I risultati del primo anno di screening, condotto tra gennaio e dicembre 2023, sono stati recentemente pubblicati sulla rivista Molecular Genetics and Metabolismb, fornendo un’analisi dettagliata sull’impatto del programma e sulla sua capacità di individuare precocemente queste patologie.
I DATI DELLO SCREENING
Secondo lo studio, lo screening ha coinvolto un campione di 44.567 neonati nati in Campania. L’analisi biochimica è stata effettuata su campioni di sangue prelevati tramite il test del tallone, con successiva conferma diagnostica nei casi sospetti mediante test enzimatici e genetici.
Dai dati raccolti, è emerso che 72 neonati sono risultati positivi ai test iniziali, dei quali 15 hanno ricevuto una diagnosi confermata di malattia da accumulo lisosomiale. In particolare, sono stati identificati 6 casi di malattia di Pompe, 5 di malattia di Fabry e 4 di mucopolisaccaridosi di tipo I. L’incidenza stimata delle malattie riscontrate è risultata pari a 1 su 7.428 per la malattia di Pompe, 1 su 8.913 per la malattia di Fabry e 1 su 11.142 per la mucopolisaccaridosi di tipo I.
L’IMPORTANZA DELLA DIAGNOSI PRECOCE
Uno degli aspetti chiave evidenziati dallo studio è il beneficio della diagnosi precoce. Le malattie da accumulo lisosomiale sono progressive e, senza trattamento, possono determinare danni irreversibili a organi e tessuti. La possibilità di identificare i pazienti nei primi giorni di vita consente di avviare tempestivamente terapie sostitutive enzimatiche o altri interventi mirati.
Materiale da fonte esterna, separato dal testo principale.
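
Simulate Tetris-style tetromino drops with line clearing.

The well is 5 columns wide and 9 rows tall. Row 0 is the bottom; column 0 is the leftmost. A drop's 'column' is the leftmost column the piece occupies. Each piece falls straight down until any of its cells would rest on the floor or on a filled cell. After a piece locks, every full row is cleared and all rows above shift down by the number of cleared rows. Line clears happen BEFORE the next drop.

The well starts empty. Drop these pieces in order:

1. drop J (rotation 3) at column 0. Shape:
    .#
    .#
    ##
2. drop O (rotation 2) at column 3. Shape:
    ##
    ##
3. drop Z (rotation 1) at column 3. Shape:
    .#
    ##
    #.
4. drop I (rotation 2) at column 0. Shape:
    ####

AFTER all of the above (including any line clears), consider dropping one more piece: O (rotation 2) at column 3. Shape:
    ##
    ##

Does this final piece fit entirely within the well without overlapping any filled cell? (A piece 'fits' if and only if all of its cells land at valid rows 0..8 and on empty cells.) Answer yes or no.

Drop 1: J rot3 at col 0 lands with bottom-row=0; cleared 0 line(s) (total 0); column heights now [1 3 0 0 0], max=3
Drop 2: O rot2 at col 3 lands with bottom-row=0; cleared 0 line(s) (total 0); column heights now [1 3 0 2 2], max=3
Drop 3: Z rot1 at col 3 lands with bottom-row=2; cleared 0 line(s) (total 0); column heights now [1 3 0 4 5], max=5
Drop 4: I rot2 at col 0 lands with bottom-row=4; cleared 1 line(s) (total 1); column heights now [1 3 0 4 4], max=4
Test piece O rot2 at col 3 (width 2): heights before test = [1 3 0 4 4]; fits = True

Answer: yes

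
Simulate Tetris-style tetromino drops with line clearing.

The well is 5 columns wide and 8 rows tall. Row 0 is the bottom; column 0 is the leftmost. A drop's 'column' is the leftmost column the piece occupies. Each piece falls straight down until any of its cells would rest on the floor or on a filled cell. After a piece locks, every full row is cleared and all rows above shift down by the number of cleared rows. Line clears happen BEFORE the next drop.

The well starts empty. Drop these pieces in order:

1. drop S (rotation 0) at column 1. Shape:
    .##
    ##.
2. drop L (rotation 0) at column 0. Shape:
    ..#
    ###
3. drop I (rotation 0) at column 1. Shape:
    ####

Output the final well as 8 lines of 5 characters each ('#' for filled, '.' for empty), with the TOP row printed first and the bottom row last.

Answer: .....
.....
.....
.####
..#..
###..
..##.
.##..

Derivation:
Drop 1: S rot0 at col 1 lands with bottom-row=0; cleared 0 line(s) (total 0); column heights now [0 1 2 2 0], max=2
Drop 2: L rot0 at col 0 lands with bottom-row=2; cleared 0 line(s) (total 0); column heights now [3 3 4 2 0], max=4
Drop 3: I rot0 at col 1 lands with bottom-row=4; cleared 0 line(s) (total 0); column heights now [3 5 5 5 5], max=5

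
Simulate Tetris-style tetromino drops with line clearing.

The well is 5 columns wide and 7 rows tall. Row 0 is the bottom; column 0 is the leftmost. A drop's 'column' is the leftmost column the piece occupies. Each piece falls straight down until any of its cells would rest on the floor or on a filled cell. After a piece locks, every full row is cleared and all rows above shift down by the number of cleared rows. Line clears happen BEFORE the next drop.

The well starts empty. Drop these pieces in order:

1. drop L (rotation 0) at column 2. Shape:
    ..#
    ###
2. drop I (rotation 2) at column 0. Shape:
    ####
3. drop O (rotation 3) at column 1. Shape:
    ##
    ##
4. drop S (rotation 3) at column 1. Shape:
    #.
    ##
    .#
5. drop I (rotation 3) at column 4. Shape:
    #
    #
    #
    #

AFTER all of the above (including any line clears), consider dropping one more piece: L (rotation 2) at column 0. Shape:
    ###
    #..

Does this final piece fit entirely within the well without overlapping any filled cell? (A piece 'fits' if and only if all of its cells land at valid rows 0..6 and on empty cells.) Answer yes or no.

Answer: yes

Derivation:
Drop 1: L rot0 at col 2 lands with bottom-row=0; cleared 0 line(s) (total 0); column heights now [0 0 1 1 2], max=2
Drop 2: I rot2 at col 0 lands with bottom-row=1; cleared 1 line(s) (total 1); column heights now [0 0 1 1 1], max=1
Drop 3: O rot3 at col 1 lands with bottom-row=1; cleared 0 line(s) (total 1); column heights now [0 3 3 1 1], max=3
Drop 4: S rot3 at col 1 lands with bottom-row=3; cleared 0 line(s) (total 1); column heights now [0 6 5 1 1], max=6
Drop 5: I rot3 at col 4 lands with bottom-row=1; cleared 0 line(s) (total 1); column heights now [0 6 5 1 5], max=6
Test piece L rot2 at col 0 (width 3): heights before test = [0 6 5 1 5]; fits = True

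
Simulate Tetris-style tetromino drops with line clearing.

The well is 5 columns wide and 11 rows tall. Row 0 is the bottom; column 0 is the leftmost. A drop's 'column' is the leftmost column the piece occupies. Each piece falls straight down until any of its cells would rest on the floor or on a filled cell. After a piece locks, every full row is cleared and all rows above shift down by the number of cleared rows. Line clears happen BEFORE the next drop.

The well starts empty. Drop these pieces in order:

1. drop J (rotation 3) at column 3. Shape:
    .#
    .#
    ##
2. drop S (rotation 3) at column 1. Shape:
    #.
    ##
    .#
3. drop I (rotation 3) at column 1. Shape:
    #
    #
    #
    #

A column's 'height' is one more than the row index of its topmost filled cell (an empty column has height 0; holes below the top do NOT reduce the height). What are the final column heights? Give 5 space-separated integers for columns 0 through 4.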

Gli autori della ricerca sottolineano come il progetto pilota campano rappresenti un modello utile per valutare l’integrazione dello screening neonatale per le LSD nei programmi di salute pubblica a livello nazionale. Il confronto con altri programmi internazionali, come quelli già attivi negli Stati Uniti e in alcuni paesi europei, suggerisce che l’inclusione di queste malattie negli screening sistematici possa essere una strategia efficace per la gestione delle patologie rare.
SFIDE E PROSPETTIVE FUTURE
L’implementazione di uno screening su larga scala presenta diverse sfide, che lo studio pubblicato su Molecular Genetics and Metabolism ha evidenziato. Tra queste, vi sono aspetti logistici e organizzativi, la necessità di un’adeguata formazione del personale sanitario e la gestione dei risultati positivi incerti, che richiedono ulteriori approfondimenti diagnostici.
Un altro tema cruciale riguarda gli aspetti etici e la comunicazione con le famiglie. L’identificazione di una condizione genetica nei primi giorni di vita di un neonato può generare preoccupazioni nei genitori, rendendo essenziale un supporto adeguato da parte di specialisti e consulenti genetici.
I ricercatori coinvolti nello studio sottolineano la necessità di un monitoraggio continuo dell’efficacia del programma e dell’impatto sulle famiglie coinvolte. L’evoluzione delle tecnologie di screening e l’eventuale ampliamento del pannello delle malattie testate potrebbero migliorare ulteriormente l’accuratezza diagnostica e i benefici per la popolazione.